Comment 27 for bug 666211

Revision history for this message
Adam Gandelman (gandelman-a) wrote :

I had been triggering a similar bug across a number of m1.large instances in different availability-zones running 2.6.35-22-virtual. Mostly, the systems were running a number of rake tasks that were migrating data from one remote database to another, and then either (1) logging data locally or (2) mv'ing small files to new locations on the root ext4 filesystem. In either case, i/o to the device would eventually block. Thinking it might be ext4 specific, I tried XFS and ext3 and both eventually ran into the same problem.

I wasn't able to reproduce this on-demand, but it happened consistently enough. I found I was able to reproduce it more easily using DRBD. Creating a simple DRBD cluster and initiating the initial synchronization between nodes, the secondary node (sync target) would eventually stall out while its backing device deadlocked.

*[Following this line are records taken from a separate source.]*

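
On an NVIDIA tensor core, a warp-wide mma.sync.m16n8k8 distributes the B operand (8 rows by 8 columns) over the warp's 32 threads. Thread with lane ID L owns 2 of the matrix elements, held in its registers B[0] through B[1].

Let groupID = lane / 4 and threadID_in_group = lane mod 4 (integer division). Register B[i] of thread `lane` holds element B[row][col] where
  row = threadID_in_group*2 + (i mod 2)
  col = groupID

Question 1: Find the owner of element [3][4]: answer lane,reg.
c=4⇒gr=4  r=3⇒th=1,odd=1
L=4*4+1=17  i=1=1

17,1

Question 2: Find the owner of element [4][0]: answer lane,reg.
c=0->g=0  r=4->t=2,b0=0
L=0*4+2=2  i=0=0

2,0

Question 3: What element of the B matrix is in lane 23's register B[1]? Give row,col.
L=23->gid=23>>2=5, tid=23&3=3
[1]->row 3·2+1=7  col gid=5

7,5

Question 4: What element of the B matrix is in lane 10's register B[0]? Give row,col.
4,2

lane 10->10/4=2, 10 mod 4=2
i=0  r:2·2+0->4  c:2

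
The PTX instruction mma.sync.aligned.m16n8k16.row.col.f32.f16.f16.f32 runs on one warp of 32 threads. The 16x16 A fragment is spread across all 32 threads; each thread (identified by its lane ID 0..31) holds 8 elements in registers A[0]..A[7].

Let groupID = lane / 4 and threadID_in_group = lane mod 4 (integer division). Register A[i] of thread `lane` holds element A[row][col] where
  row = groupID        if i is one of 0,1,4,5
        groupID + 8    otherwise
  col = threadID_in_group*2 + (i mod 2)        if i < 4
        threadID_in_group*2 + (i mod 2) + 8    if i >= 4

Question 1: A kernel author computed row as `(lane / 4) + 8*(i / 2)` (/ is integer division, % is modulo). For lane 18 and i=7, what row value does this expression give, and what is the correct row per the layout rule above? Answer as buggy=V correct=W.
`(lane / 4) + 8*(i / 2)`[18,7]⇒28
18: gr=4,th=2
[7] (4+8,2*2+1+8) = (12,13)
row: 28 vs 12

buggy=28 correct=12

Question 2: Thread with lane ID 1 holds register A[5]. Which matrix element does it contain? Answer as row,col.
L=1->gid=1>>2=0, tid=1&3=1
[5]->row 0+0=0  col 1·2+1+8=11

0,11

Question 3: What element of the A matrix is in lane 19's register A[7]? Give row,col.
lane 19->19/4=4, 19 mod 4=3
i=7  r:4+8->12  c:2·3+1+8->15

12,15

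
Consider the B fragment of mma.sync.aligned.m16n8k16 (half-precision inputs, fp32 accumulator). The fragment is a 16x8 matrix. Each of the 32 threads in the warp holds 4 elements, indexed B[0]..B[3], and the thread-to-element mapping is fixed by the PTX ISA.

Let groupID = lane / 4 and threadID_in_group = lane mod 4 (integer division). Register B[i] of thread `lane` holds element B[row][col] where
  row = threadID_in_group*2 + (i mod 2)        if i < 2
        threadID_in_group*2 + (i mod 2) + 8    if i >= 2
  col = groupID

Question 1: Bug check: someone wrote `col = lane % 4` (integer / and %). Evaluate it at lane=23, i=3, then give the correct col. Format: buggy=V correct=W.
`lane % 4`[23,3]->3
lane 23->23/4=5, 23 mod 4=3
i=3  r:2·3+1+8->15  c:5
col: 3 vs 5

buggy=3 correct=5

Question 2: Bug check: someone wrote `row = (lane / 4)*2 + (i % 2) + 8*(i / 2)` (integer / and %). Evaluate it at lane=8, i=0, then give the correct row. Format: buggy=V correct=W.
buggy=4 correct=0

`(lane / 4)*2 + (i % 2) + 8*(i / 2)`[8,0]=>4
L=8=>grp=8>>2=2, tig=8&3=0
[0]=>row 0·2+0+0=0  col grp=2
row: 4 vs 0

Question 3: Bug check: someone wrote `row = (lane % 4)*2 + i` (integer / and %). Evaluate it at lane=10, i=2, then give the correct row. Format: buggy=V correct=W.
`(lane % 4)*2 + i`[10,2]->6
lane 10->10/4=2, 10 mod 4=2
i=2  r:2·2+0+8->12  c:2
row: 6 vs 12

buggy=6 correct=12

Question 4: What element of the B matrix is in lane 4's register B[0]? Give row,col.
lane 4⇒4/4=1, 4 mod 4=0
i=0  r:2·0+0+0⇒0  c:1

0,1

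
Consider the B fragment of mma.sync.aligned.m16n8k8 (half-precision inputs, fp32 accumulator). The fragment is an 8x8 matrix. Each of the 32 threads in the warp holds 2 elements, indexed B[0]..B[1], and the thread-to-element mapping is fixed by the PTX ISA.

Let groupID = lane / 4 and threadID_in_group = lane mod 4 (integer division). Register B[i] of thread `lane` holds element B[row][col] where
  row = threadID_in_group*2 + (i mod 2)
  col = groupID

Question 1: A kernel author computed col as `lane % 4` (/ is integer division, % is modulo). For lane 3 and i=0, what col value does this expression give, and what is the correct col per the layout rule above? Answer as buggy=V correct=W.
buggy=3 correct=0

`lane % 4`[3,0]⇒3
lane 3⇒3/4=0, 3 mod 4=3
i=0  r:2·3+0⇒6  c:0
col: 3 vs 0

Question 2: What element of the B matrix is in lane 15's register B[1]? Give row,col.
7,3

15: gid=3,tid=3
[1] (3*2+1,3) = (7,3)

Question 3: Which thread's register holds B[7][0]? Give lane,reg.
3,1

c=0->g=0  r=7->t=3,b0=1
L=0*4+3=3  i=1=1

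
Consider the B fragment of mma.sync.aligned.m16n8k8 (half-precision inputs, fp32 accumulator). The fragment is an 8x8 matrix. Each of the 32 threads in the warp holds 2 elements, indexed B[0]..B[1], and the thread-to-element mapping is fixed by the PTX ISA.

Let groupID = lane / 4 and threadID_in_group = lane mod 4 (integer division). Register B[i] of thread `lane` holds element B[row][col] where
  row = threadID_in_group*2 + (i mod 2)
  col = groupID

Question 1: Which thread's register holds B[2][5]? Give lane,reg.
c:5=>grp=5  r:2=>tig=1,lo=0
L=5*4+1=21  i=0=0

21,0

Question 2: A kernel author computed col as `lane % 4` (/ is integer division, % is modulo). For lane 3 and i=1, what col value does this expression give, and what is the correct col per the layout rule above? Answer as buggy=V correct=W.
buggy=3 correct=0

`lane % 4`[3,1]->3
3: gid=0,tid=3
[1] (3*2+1,0) = (7,0)
col: 3 vs 0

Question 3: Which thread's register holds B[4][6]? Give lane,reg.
c=6->g=6  r=4->t=2,b0=0
L=6*4+2=26  i=0=0

26,0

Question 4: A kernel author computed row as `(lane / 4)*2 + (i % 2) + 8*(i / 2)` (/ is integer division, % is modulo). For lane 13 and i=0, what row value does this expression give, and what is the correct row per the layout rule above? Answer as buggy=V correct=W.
buggy=6 correct=2

`(lane / 4)*2 + (i % 2) + 8*(i / 2)`[13,0]=>6
13: grp=3,tig=1
[0] (1*2+0,3) = (2,3)
row: 6 vs 2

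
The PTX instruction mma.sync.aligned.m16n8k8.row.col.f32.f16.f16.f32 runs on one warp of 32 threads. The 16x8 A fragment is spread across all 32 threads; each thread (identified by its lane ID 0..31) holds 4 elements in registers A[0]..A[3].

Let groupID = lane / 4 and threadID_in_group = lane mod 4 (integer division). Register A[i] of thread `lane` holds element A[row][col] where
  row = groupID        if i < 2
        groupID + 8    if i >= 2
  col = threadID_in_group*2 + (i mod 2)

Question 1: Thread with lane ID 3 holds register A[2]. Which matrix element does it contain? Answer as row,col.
L=3→G=3>>2=0, T=3&3=3
[2]→row 0+8=8  col 3·2+0=6

8,6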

After upgrading to 2.6.35-28-virtual across all instances, I found the issue gone. I can only assume it was resolved by the upstream fixes Stefan mentioned above:

  * xen: handle events as edge-triggered
  * xen: use percpu interrupts for IPIs and VIRQs

...which were applied to the 2.6.35-23 kernel.

Can anyone else confirm that upgrading from 2.6.35-22 to later maverick kernels resolves their issues?

Attached are some traces from 3 instances as well as a URL to a thread on the AWS support forum describing similar behavior.

https://forums.aws.amazon.com/thread.jspa?messageID=224301